Topic group 9: High-dimensional data

Chairs: Lisa McShane, Joerg Rahnenfuehrer
Members: Axel Benner, Harald Binder, Anne-Laure Boulesteix, Tomasz Burzykowski, Riccardo De Bin, W.Evan Johnson, Lara Lusa, Stefan Michiels, Sherri Rose, Willi Sauerbrei

The increasing availability and use of “big data”, characterized by large numbers of observations and/or variables per subject, across a range of biomedical applications has created both challenges in data handling and opportunities for the development and novel application of statistical methods and algorithms. In molecular medicine, “omics” data (e.g., genomics, transcriptomics, proteomics, and metabolomics) are ubiquitous and have stimulated extensive collaborations between statisticians, computational scientists, bioinformaticians, biologists, clinicians and other biomedical researchers. Electronic health records contain not only standard demographic, clinical, and laboratory data collected through a patient history, but also information from potentially many different providers involved in a patient’s care.  Data may be represented in many different forms and derive from multiple sources. Unique opportunities exist to leverage these large databases to support programs in comparative effectiveness and health outcomes research. Simultaneously, advances in statistical methodology and machine learning methods have been contributed to improved approaches for data mining, statistical inference, and prediction in the high dimensional data setting.

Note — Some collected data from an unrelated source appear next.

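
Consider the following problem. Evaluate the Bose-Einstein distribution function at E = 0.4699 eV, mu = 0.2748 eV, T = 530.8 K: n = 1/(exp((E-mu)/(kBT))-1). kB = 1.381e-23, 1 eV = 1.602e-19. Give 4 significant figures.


Step 1: (E - mu) = 0.1951 eV
Step 2: x = (E-mu)*eV/(kB*T) = 0.1951*1.602e-19/(1.381e-23*530.8) = 4.264
Step 3: exp(x) = 71.08
Step 4: n = 1/(exp(x)-1) = 0.01427

0.01427


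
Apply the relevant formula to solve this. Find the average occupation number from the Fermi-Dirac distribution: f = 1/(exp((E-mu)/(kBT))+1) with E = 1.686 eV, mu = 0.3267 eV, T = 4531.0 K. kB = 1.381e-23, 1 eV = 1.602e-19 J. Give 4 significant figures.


Step 1: (E - mu) = 1.686 - 0.3267 = 1.359 eV
Step 2: Convert: (E-mu)*eV = 2.178e-19 J
Step 3: x = (E-mu)*eV/(kB*T) = 3.48
Step 4: f = 1/(exp(3.48)+1) = 0.02988

0.02988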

The goal of the ‘high-dimensional data’ topic group of the STRATOS initiative (TG9) is to provide guidance amid the jungle of opportunities and pitfalls inherent in the analysis of high-dimensional biological and medical data. Illustrative examples representing rich high-dimensional data sets presented together with in-depth evaluation and discussion of various statistical and computational approaches aim to reinforce concepts and support specific recommendations for best practices.  Examples will include data generated in gene expression profiling, genomic sequencing, infectious disease, and electronic health record-based studies. Data pre-processing methods and data analysis pipelines for specific types of omics data will also be demonstrated. Simulation studies, and analytical arguments when possible, will be used to assess method performance and to compare alternative approaches. Didactic material and example data sets generated by this effort will be accumulated in a helpful, freely available resource.

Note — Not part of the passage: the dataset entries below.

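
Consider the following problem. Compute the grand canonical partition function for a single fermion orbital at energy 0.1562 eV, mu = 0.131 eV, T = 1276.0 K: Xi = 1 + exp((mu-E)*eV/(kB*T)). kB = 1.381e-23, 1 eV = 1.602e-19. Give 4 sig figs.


Step 1: (mu - E) = 0.131 - 0.1562 = -0.0252 eV
Step 2: x = (mu-E)*eV/(kB*T) = -0.0252*1.602e-19/(1.381e-23*1276.0) = -0.2291
Step 3: exp(x) = 0.7953
Step 4: Xi = 1 + 0.7953 = 1.795

1.795


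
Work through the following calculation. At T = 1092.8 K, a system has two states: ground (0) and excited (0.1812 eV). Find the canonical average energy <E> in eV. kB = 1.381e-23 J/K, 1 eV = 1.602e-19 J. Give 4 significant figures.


Step 1: beta*E = 0.1812*1.602e-19/(1.381e-23*1092.8) = 1.923
Step 2: exp(-beta*E) = 0.1461
Step 3: <E> = 0.1812*0.1461/(1+0.1461) = 0.0231 eV

0.0231


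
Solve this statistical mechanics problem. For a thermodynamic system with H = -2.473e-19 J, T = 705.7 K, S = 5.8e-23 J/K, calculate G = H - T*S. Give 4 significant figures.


Step 1: T*S = 705.7 * 5.8e-23 = 4.093e-20 J
Step 2: G = H - T*S = -2.473e-19 - 4.093e-20
Step 3: G = -2.882e-19 J

-2.882e-19


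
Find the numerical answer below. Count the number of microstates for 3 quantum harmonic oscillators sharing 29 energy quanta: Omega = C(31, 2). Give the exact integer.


Step 1: Use binomial coefficient C(31, 2)
Step 2: Numerator = 31! / 29!
Step 3: Denominator = 2!
Step 4: Omega = 465

465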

Subtopics receiving special emphasis include the following:

  • Data Pre-processing
  • Exploratory Data Analysis
  • Data Reduction
  • Multiple Testing
  • Prediction Modeling/Algorithms
  • Comparative Effectiveness and Causal Inference
  • Design Considerations
  • Data Simulation Methods
  • Resources for Publicly Available High-dimensional Data Sets 

Many of these subtopics are also relevant to other topic groups and panels of the STRATOS initiative. Thus, in some cases, the work of TG9 will build upon their results, but always with a focus on the high-dimensional data aspect.